Chris Lewis

Profile
- Position: Quarterback

Personal information
- Born: December 13, 1980 (age 44) Long Beach, California, U.S.
- Height: 6 ft 3 in (1.91 m)
- Weight: 215 lb (98 kg)

Career information
- High school: Long Beach Polytechnic
- College: Stanford
- NFL draft: 2004: undrafted

Career history
- Arizona Cardinals (2004–2005)*; Cologne Centurions (2005); San Jose SaberCats (2006);
- * Offseason and/or practice squad member only

= Chris Lewis (American football) =

American football player (born 1980)

Chris Lewis (born December 13, 1980) is an American former football player. He played college football for the Stanford Cardinal.

==Early life==
Lewis was born and grew up in Long Beach, California, and attended Long Beach Polytechnic High School, where he played football and volleyball. He was a four-year starter at quarterback and was named All-California Interscholastic Federation (CIF) as a junior and senior and named first-team All-Moore League three times. As a senior, Lewis completed 174 of 293 pass attempts for 3,170 yards and 43 touchdowns and was named the CIF Offensive Player of the Year and the Gatorade National Player of the Year. He finished his high school career with 8,616 passing yards and a California-record 107 touchdown passes. Lewis committed to play college football at Stanford, where his older sister Robyn was playing volleyball.

==College career==
Lewis redshirted his freshman year at Stanford. He began his redshirt freshman season as the backup to starter Randy Fasani. Lewis saw his first significant playing action against fifth-ranked Texas after Fasani suffered an injury and completed 12 of 33 pass attempts for 214 yards and three touchdowns, including a touchdown pass with less than two minutes left put the Cardinal ahead in a 27–24 upset victory. He started the next three games while Fasani recovered from his injury. Lewis finished the season with 1,179 passing yards on 92-for-204 passing with eight touchdown passes and five interceptions.

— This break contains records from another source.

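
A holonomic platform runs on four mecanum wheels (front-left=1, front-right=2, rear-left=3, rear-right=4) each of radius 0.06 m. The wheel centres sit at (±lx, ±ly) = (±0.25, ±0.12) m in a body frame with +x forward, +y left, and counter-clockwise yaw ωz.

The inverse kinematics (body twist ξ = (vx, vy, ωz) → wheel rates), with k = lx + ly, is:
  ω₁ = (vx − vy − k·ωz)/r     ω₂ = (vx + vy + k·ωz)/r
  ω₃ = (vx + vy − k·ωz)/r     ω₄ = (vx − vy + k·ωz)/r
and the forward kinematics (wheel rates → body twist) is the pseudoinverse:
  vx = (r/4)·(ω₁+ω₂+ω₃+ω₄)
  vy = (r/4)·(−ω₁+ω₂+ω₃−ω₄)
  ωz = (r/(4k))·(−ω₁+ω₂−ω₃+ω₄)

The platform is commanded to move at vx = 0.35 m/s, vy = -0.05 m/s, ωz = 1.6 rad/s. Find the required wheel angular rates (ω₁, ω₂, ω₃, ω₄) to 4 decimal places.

k = lx + ly = 0.25 + 0.12 = 0.3700;  k·ωz = 0.3700·1.6 = 0.5920
ω₁ (FL) = (vx − vy − k·ωz)/r = -0.1920/0.06 = -3.2000
ω₂ (FR) = (vx + vy + k·ωz)/r = 0.8920/0.06 = 14.8667
ω₃ (RL) = (vx + vy − k·ωz)/r = -0.2920/0.06 = -4.8667
ω₄ (RR) = (vx − vy + k·ωz)/r = 0.9920/0.06 = 16.5333

(-3.2000, 14.8667, -4.8667, 16.5333)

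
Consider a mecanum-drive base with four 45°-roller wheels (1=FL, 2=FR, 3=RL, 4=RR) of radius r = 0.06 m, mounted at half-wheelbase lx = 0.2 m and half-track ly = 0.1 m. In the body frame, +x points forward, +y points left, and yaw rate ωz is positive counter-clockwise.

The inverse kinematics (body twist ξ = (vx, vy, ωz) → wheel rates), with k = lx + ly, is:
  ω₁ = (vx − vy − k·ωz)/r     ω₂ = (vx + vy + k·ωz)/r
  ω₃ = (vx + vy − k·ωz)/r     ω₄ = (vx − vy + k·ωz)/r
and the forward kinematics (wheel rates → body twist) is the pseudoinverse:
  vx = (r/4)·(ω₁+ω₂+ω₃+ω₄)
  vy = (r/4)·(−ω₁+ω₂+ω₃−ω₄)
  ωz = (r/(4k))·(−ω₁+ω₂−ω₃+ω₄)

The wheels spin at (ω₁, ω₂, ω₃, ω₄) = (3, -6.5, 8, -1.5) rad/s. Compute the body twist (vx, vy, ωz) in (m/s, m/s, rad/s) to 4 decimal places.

k = lx + ly = 0.2 + 0.1 = 0.3000
ω₁+ω₂+ω₃+ω₄ = 3.0000  →  vx = (0.06/4)·3.0000 = 0.0450
−ω₁+ω₂+ω₃−ω₄ = 0.0000  →  vy = (0.06/4)·0.0000 = 0.0000
−ω₁+ω₂−ω₃+ω₄ = -19.0000  →  ωz = (0.06/1.2000)·-19.0000 = -0.9500

(0.0450, 0.0000, -0.9500)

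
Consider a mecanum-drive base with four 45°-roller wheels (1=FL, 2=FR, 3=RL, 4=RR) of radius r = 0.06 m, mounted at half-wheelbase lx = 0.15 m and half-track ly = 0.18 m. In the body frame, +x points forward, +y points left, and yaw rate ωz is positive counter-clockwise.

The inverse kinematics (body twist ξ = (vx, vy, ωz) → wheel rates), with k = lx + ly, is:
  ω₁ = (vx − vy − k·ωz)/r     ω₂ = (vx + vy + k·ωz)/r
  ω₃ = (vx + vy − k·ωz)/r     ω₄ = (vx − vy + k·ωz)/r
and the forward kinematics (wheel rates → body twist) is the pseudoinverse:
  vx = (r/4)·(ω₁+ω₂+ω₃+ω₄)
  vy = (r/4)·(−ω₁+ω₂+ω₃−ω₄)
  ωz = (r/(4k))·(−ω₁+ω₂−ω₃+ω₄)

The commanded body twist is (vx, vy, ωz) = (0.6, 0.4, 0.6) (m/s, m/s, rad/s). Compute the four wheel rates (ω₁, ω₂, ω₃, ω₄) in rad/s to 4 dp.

(0.0333, 19.9667, 13.3667, 6.6333)

k = lx + ly = 0.15 + 0.18 = 0.3300;  k·ωz = 0.3300·0.6 = 0.1980
ω₁ (FL) = (vx − vy − k·ωz)/r = 0.0020/0.06 = 0.0333
ω₂ (FR) = (vx + vy + k·ωz)/r = 1.1980/0.06 = 19.9667
ω₃ (RL) = (vx + vy − k·ωz)/r = 0.8020/0.06 = 13.3667
ω₄ (RR) = (vx − vy + k·ωz)/r = 0.3980/0.06 = 6.6333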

Lewis began his redshirt sophomore season as the second-string quarterback again, but ultimately started four games and passed for 1,277 yards with 12 touchdown passes and eight interceptions. He entered the Cardinal's game against fifth-ranked Oregon late in the second quarter following an injury to Fasani and completed 12 of 26 passes for 189 and two touchdowns in a comeback 49–42 victory. Lewis passed for 250 yards and three touchdowns as Stanford won 38–28 over fourth-ranked UCLA. Lewis was named Stanford's starting quarterback going into his redshirt junior year. He missed the season opener after being suspended for a minor NCAA infraction. Lewis started the next five games before suffering a season-ending shoulder injury.

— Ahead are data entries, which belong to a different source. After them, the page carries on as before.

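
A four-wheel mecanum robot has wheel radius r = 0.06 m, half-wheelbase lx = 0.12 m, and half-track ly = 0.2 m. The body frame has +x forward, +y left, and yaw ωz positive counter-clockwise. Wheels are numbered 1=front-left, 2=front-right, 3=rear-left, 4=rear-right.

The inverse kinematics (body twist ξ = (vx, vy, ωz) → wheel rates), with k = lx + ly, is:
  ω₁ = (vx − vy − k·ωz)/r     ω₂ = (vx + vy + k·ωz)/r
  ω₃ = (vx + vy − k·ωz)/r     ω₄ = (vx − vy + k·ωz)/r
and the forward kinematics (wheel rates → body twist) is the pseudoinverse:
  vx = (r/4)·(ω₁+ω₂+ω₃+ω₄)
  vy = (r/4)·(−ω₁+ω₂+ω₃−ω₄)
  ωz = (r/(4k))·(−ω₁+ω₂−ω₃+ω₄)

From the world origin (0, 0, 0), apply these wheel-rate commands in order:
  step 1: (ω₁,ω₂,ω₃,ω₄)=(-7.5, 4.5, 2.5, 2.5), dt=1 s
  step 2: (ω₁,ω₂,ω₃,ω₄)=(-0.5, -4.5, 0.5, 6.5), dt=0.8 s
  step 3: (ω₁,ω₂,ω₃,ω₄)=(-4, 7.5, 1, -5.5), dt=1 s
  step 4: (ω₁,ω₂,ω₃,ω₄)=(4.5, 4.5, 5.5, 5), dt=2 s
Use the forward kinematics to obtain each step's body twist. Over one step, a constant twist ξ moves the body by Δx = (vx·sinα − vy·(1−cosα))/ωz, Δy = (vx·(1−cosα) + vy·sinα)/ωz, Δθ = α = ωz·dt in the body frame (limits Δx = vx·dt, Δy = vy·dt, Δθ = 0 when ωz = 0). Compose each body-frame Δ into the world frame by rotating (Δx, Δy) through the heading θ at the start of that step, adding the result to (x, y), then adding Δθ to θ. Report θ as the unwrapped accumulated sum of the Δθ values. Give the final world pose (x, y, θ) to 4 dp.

(0.2467, 0.7282, 0.8250)

step 1: ξ=(vx,vy,ωz)=(0.0300, 0.1800, 0.5625), dt=1.0 → body Δ=(-0.0209, 0.1789, 0.5625) → world pose (-0.0209, 0.1789, 0.5625)
step 2: ξ=(vx,vy,ωz)=(0.0300, -0.1500, 0.0938), dt=0.8 → body Δ=(0.0285, -0.1190, 0.0750) → world pose (0.0667, 0.0934, 0.6375)
step 3: ξ=(vx,vy,ωz)=(-0.0150, 0.2700, 0.2344), dt=1.0 → body Δ=(-0.0464, 0.2658, 0.2344) → world pose (-0.1288, 0.2794, 0.8719)
step 4: ξ=(vx,vy,ωz)=(0.2925, 0.0075, -0.0234), dt=2.0 → body Δ=(0.5851, 0.0013, -0.0469) → world pose (0.2467, 0.7282, 0.8250)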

Lewis ultimately lost his starting job during the offseason to Trent Edwards. He returned to the starting lineup after Edwards suffered a shoulder injury and started seven games during his redshirt senior season. Lewis finished his collegiate career with 19 starts and 30 total games played, completing 350 of 713 pass attempts for 4,346 yards with 33 touchdown passes and 31 interceptions.

==Professional career==
Lewis was signed as an undrafted free agent by the Arizona Cardinals on June 7, 2004. He was released at the end of training camp and spent time during the regular season on the Cardinals' practice squad. In 2005, the Cardinals allocated Lewis to the Cologne Centurions of NFL Europe. He played in nine games for Cologne and passed for 412 yards. Lewis was released by the Cardinals on June 24, 2005. Lewis was a member of the San Jose SaberCats of the Arena Football League in 2006.